C also complained that the council unreasonably failed to enforce a planning condition in relation to the site entrance. We found that the planning officer had consulted roads officers on the details submitted to discharge the roads conditions. The council’s position in respect of there being no breach of consent was one that they were entitled to take. We did not uphold this complaint.

In addition, C complained that the council unreasonably failed to ensure that a remedial strategy for field drainage was submitted in line with a planning condition. We found that it was a matter for the council to decide what action it is appropriate to take in respect of enforcement, and whether or not information submitted is sufficient to discharge conditions. In this case, the decisions taken by the council were decisions they were entitled to take and we did not uphold the complaint.

Finally, C complained that the council unreasonably failed to ensure that the burial site visibility splay complied with their roads standards. We found that it was reasonable for the planning officer to have accepted advice from roads officers that the visibility splay had been inspected on site and determined to be acceptable, and to have discharged the condition accordingly. The council undertook the correct processes in determining the planning application and the discharge of the conditions, and therefore we did not uphold this complaint.

That said, we considered that the council should have published all of the information submitted to discharge the conditions and their responses at the appropriate time, so that interested parties were able to follow and understand the progress of the application. We provided feedback to the council in relation to this.

  • Case ref:
    201905223
  • Date:
    November 2020
  • Body:
    Glasgow City Health and Social Care Partnership
  • Sector:
    Health and Social Care
  • Outcome:
    Not upheld, no recommendations
  • Subject:
    clinical treatment / diagnosis

Summary

C complained about the care and treatment they received in hospital.

We took independent advice from a consultant psychiatrist. We found that treatment was in line with recognised clinical practice. There were records of C’s medication being reviewed and altered on a number of occasions. There was also written evidence that a discharge plan was in place and discussed with C, although no specific discharge date had been set. We did not uphold C's complaint.

  • Case ref:
    201901360
  • Date:
    November 2020
  • Body:
    East Dunbartonshire Health and Social Care Partnership
  • Sector:
    Health and Social Care
  • Outcome:
    Not upheld, no recommendations
  • Subject:
    care in the community

Summary

C made a number of complaints on behalf of their adult child (A) in relation to the service received from the partnership. We took independent advice from a social worker.

C complained about a delay in referring A for a functional assessment. Whilst we recognised the stress caused whilst waiting for the assessment and bathroom adaptations, we found that the process followed and the time taken was in accordance with standard practice.

C complained about the lack of an annual support plan for A. We considered that the partnership should have confirmed to A that the existing plan still applied; however, we noted that they had to comply with government guidance in care planning. This meant there was a high volume of care plans that required to be updated and priority was given to those with urgent critical or substantial need.
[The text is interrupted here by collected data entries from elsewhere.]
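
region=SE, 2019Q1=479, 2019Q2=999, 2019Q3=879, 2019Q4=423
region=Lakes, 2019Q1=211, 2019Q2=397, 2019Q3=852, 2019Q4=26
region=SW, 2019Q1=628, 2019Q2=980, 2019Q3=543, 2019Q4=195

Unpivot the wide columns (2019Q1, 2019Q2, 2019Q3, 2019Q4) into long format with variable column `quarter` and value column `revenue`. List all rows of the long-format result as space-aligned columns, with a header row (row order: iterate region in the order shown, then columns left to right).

region  quarter  revenue
SE      2019Q1   479    
SE      2019Q2   999    
SE      2019Q3   879    
SE      2019Q4   423    
Lakes   2019Q1   211    
Lakes   2019Q2   397    
Lakes   2019Q3   852    
Lakes   2019Q4   26     
SW      2019Q1   628    
SW      2019Q2   980    
SW      2019Q3   543    
SW      2019Q4   195    

Each (region, column) pair becomes one row: 3 × 4 = 12 rows.
For example, (SE, 2019Q1) → revenue=479.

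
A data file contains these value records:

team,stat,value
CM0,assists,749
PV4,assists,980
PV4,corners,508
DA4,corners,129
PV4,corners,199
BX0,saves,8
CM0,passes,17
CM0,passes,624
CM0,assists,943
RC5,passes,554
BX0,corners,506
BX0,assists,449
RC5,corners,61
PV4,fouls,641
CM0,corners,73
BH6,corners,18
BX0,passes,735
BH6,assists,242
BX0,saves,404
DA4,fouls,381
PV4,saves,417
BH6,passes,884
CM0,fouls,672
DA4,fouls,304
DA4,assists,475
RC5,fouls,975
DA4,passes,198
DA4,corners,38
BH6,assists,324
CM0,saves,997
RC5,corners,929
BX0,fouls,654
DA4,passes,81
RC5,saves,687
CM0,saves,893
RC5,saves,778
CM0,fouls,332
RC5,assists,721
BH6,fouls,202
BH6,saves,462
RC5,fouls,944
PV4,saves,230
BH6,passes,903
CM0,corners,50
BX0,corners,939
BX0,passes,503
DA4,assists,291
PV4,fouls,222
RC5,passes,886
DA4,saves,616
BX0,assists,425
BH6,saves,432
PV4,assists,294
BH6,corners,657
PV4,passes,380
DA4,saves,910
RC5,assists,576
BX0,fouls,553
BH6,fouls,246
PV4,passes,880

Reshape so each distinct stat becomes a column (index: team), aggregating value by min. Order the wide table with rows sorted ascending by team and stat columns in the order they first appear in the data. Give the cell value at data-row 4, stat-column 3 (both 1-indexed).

With rows sorted ascending by team, row 4 is team=DA4. stat columns in first-appearance order: assists, corners, saves, passes, fouls; column 3 is saves.
Long rows with team=DA4, stat=saves: min(616, 910) = 616.

616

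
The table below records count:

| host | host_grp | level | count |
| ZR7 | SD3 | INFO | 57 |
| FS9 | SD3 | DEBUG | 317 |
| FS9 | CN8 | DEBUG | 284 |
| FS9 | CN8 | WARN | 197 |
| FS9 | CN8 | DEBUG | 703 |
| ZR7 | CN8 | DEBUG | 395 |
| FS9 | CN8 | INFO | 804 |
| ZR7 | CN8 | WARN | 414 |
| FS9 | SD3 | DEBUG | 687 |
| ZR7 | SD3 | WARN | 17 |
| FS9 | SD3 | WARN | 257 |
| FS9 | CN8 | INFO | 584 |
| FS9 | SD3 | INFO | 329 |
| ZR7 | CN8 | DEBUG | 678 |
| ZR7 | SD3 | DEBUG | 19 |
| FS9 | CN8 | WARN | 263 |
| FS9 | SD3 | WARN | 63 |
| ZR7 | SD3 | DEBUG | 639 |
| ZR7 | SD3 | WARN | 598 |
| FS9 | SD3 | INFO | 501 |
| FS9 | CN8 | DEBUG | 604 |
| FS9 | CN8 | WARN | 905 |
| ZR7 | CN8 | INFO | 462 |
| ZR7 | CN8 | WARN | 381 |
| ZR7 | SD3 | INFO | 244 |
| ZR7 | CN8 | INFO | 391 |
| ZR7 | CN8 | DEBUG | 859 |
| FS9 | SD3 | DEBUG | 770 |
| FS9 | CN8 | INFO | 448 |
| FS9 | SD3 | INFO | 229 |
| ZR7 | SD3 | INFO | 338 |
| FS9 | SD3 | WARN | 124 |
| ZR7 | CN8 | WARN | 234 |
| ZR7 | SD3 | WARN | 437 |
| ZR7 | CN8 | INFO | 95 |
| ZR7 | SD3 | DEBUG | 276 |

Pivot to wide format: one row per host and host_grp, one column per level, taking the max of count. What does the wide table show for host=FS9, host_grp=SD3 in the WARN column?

Rows with host=FS9, host_grp=SD3 and level=WARN: count values are 257, 63, 124.
max(257, 63, 124) = 257.

257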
A’s care needs had not changed substantially or critically and therefore A's care support was not reviewed until their needs changed when they moved to their own home.

C complained that a draft care and support plan prepared did not meet A's needs. We found that the needs documented from discussions were reflected in the draft care and support plan.
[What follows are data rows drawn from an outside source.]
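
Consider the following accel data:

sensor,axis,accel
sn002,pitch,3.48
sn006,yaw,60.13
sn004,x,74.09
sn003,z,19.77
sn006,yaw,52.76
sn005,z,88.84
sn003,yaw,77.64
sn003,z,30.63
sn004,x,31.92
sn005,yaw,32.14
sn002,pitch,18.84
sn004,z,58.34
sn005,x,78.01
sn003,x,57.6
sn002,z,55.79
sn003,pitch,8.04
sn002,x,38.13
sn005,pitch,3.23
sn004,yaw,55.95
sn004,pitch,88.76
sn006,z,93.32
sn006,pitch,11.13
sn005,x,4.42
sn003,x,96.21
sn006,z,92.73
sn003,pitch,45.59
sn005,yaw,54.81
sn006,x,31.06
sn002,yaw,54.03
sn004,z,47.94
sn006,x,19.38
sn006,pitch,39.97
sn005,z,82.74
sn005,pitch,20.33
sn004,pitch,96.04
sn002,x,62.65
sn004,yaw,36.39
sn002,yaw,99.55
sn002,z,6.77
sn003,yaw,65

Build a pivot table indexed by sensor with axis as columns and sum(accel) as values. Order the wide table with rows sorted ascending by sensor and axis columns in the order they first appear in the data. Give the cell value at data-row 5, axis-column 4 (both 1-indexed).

186.05

With rows sorted ascending by sensor, row 5 is sensor=sn006. axis columns in first-appearance order: pitch, yaw, x, z; column 4 is z.
Long rows with sensor=sn006, axis=z: 93.32 + 92.73 = 186.05.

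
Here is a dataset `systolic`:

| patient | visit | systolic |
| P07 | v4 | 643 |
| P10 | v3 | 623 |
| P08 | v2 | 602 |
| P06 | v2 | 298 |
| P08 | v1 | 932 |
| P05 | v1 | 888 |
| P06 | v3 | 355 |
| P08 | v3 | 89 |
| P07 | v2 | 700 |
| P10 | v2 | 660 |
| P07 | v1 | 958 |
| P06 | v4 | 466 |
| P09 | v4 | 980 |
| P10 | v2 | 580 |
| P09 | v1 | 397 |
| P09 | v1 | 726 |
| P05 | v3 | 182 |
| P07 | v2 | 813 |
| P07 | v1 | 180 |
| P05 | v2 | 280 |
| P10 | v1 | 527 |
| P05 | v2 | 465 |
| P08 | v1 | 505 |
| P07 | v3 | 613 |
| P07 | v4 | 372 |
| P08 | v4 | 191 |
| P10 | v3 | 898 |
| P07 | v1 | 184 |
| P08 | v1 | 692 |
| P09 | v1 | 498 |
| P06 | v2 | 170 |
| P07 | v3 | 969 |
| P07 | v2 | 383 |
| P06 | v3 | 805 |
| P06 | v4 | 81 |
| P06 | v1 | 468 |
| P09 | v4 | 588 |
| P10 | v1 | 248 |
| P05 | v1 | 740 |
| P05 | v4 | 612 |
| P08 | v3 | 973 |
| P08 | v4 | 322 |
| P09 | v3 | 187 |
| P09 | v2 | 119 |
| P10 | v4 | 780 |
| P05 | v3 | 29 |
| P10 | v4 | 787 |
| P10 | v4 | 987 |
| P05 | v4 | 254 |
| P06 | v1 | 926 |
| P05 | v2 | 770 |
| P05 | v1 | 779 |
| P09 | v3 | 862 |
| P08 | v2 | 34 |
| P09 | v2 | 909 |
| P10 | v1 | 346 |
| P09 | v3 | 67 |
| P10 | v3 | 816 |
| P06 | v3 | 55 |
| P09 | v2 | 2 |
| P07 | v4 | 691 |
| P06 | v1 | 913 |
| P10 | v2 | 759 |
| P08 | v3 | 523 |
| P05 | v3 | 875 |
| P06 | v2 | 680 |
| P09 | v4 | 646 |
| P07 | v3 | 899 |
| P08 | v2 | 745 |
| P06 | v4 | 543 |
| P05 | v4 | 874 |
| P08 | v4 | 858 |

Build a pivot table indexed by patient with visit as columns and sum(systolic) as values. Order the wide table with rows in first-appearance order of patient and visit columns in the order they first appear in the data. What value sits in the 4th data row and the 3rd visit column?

1148

With rows in first-appearance order of patient, row 4 is patient=P06. visit columns in first-appearance order: v4, v3, v2, v1; column 3 is v2.
Long rows with patient=P06, visit=v2: 298 + 170 + 680 = 1148.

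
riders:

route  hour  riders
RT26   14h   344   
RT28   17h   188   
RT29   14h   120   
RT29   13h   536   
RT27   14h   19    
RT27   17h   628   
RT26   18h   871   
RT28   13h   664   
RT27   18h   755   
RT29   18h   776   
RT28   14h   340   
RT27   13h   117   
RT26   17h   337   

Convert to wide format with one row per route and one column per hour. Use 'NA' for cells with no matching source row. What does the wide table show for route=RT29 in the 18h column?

776

The long row with route=RT29, hour=18h has riders=776.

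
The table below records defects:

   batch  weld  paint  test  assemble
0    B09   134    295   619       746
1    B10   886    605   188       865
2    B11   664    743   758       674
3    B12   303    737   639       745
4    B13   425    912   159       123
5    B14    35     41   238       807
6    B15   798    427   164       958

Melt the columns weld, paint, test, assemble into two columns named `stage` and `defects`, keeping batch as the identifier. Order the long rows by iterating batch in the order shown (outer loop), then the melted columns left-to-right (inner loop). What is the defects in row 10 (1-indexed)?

28 rows total (7 × 4). Row 10: index ⌊(10-1)/4⌋ = 2 into batch → B11; (10-1) mod 4 = 1 into the melted columns → paint.
So row 10 is (B11, paint, 743); defects = 743.

743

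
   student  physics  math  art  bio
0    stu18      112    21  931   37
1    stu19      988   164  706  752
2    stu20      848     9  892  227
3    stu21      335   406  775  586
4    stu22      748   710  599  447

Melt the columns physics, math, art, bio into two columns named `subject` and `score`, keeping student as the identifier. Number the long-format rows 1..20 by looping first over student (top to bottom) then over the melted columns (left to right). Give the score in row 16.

20 rows total (5 × 4). Row 16: index ⌊(16-1)/4⌋ = 3 into student → stu21; (16-1) mod 4 = 3 into the melted columns → bio.
So row 16 is (stu21, bio, 586); score = 586.

586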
C also complained that A was not provided with copies of minutes of meetings. We found that it was not standard practice to provide copies of the particular type of meetings referred to.

Finally, C complained that a record of a home visit was inaccurate in that it was documented that A engaged with the social worker, when this was not the case. We found that it was not possible to establish what occurred on the day in the absence of other evidence.

We did not uphold any of C's complaints.